Así lo indicó a LA VOZ Leandro Donato, director de Compras de la comuna, mientras se evalúa la facultad de invertir los 800.000 pesos disponibles a través de la compra directa.
Los intentos por captar ofertas fallaron y en el marco de un mercado inmobiliario muy especulativo, hasta el propio Estado tiene dificultades para hacerse de los inmuebles que necesita para hacer frente a sus emprendimientos.
De todos modos, trascendió que informalmente, habría dos o tres potenciales interesados en vender sus tierras para la construcción del futuro polo.
Al parecer, caída la instancia licitatoria, será el Estado local el que deba “buscarle un novio” al presupuesto aprobado por el Concejo Deliberante para hacerse de las parcelas.
El Gobierno pretende ubicar el edificio en la zona de la Sociedad Rural, cerca del Campus Universitario. Puesto que además de contar con los servicios básicos y el paso del transporte público de pasajeros, un complejo de estas características requiere del acceso a fibra óptica y una óptima provisión de Internet.
Esta claro que el municipio, de todos modos, procurará respetar el denominado “justiprecio” y se manejará con el Centro de Martilleros como entidad de tasación antes de concretar la operación. Puesto que como cualquier comprador, se pretenderá obtener la mejor ubicación y extensión de tierra por el menor costo posible.

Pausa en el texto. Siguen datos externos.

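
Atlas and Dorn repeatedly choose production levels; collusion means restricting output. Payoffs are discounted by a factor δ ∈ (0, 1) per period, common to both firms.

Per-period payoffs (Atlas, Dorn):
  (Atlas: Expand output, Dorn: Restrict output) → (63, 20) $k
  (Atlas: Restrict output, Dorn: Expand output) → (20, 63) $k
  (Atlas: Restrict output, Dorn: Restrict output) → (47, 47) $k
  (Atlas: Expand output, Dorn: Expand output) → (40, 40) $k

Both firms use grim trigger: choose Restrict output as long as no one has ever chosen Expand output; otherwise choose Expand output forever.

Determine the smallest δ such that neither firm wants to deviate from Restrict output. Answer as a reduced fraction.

One-period gain from deviating is 63 − 47 = 16. The loss is 47 − 40 = 7 in every subsequent period, with present value 7·δ/(1−δ).
Deviation is unprofitable when 7·δ/(1−δ) ≥ 16, i.e. δ/(1−δ) ≥ 16/7.
Equivalently δ ≥ 16/(16+7) = 16/23.

16/23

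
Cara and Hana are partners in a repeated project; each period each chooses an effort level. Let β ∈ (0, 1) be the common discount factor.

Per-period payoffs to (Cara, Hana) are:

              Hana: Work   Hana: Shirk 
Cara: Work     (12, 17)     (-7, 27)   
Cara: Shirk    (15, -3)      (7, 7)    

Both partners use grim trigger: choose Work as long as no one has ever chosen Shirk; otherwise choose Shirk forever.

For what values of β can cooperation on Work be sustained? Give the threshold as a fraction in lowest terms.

Cara's threshold: (15−12)/(15−7) = 3/8.
Hana's threshold: (27−17)/(27−7) = 1/2.
3/8 < 1/2, so Hana binds and β* = 1/2.

1/2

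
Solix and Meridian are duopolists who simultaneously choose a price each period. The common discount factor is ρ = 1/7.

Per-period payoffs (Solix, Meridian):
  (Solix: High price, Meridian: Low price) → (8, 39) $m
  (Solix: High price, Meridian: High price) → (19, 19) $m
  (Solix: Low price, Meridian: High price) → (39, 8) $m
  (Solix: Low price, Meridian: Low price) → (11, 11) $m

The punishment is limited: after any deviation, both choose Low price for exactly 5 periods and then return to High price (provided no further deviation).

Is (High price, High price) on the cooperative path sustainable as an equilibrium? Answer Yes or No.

No

IC: ρ+…+ρ^5 ≥ (39−19)/(19−11) = 5/2.
At ρ = 1/7: partial sum = 0.1667 < 2.5000. Cooperation not sustainable.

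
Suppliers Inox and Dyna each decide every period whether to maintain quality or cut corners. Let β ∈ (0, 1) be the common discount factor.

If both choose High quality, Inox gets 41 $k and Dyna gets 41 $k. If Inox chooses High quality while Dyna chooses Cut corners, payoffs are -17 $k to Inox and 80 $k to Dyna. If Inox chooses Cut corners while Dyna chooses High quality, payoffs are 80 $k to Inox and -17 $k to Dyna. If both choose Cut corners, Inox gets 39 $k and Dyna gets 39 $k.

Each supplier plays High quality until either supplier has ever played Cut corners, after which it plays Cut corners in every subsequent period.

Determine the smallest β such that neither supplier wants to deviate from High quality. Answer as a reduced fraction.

One-period gain from deviating is 80 − 41 = 39. The loss is 41 − 39 = 2 in every subsequent period, with present value 2·β/(1−β).
Deviation is unprofitable when 2·β/(1−β) ≥ 39, i.e. β/(1−β) ≥ 39/2.
Equivalently β ≥ 39/(39+2) = 39/41.

39/41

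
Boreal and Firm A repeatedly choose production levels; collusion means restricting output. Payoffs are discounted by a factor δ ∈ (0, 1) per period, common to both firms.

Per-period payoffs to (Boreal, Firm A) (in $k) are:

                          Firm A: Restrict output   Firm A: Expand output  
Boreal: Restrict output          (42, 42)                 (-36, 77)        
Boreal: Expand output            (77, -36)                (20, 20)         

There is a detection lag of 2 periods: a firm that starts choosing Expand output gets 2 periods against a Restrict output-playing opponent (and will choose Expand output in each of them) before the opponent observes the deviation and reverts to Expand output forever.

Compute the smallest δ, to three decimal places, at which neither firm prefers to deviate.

0.784

A deviator earns 77 for 2 periods, then 20 forever; cooperating earns 42 forever. Multiplying the IC by (1−δ):
42 ≥ 77(1−δ^2) + 20δ^2, so 57·δ^2 ≥ 35 and δ^2 ≥ 35/57.
δ ≥ (35/57)^(1/2) ≈ 0.784.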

La última apertura de sobres iba a realizarse el viernes 15 de julio, pero nadie se mostró interesado en el pliego.
Era la licitación 11-01-11, y en esa oportunidad, la comuna desarrolló el segundo llamado.
Son 800.000 pesos los que colocará la Municipalidad en busca de la compra del lote que albergará un edificio donde se concentrará la industria informática de la ciudad, un eje estratégico donde existen coincidencias entre los sectores público y privado.
"Estamos dando respuestas a las demandas de la Cámara que agrupa a empresas del sector”, dijo Matías Civale, secretario del Gobierno Comunal.
Para el Ejecutivo, es un tema “central hacia donde debe crecer Tandil productivamente. Hoy estamos teniendo una mano de obra importante en ese sector. Desde el Estado hemos hecho una apuesta muy fuerte en la compra de tierras", señaló el funcionario.
Civale también planteó que la compra de tierras servirá para “aquellas empresas que se acercan al Municipio interesadas en trabajar y que están requiriendo lotes y lo que es suelo industrial no les sirve, por cuestiones de ubicación y servicios”.
“Si después podemos trabajar con algunas cuestiones puntuales de fomento que tengan que ver con asociatividad con la Universidad bienvenido sea. Estamos trabajando con la Cámara que representa al sector y a partir de las demandas que ella nos plantea hemos ido dando respuesta. Entre ellas conseguir tierra y la capacitación en idioma, que el Municipio financió a muchos profesionales y estudiantes avanzados para que las empresas los puedan tomar porque uno de los requerimientos era una mejor formación en inglés”, indicó el contador radical.
No obstante, esta medida del intendente supo generar resquemores en la Universidad Nacional del Centro, que desde hace más de una década impulsó la creación del polo informático. En Pinto y Chacabuco, las autoridades pensaban que el Ejecutivo municipal intentaba apropiarse del seno tecnológico a través de esta inversión en inmuebles.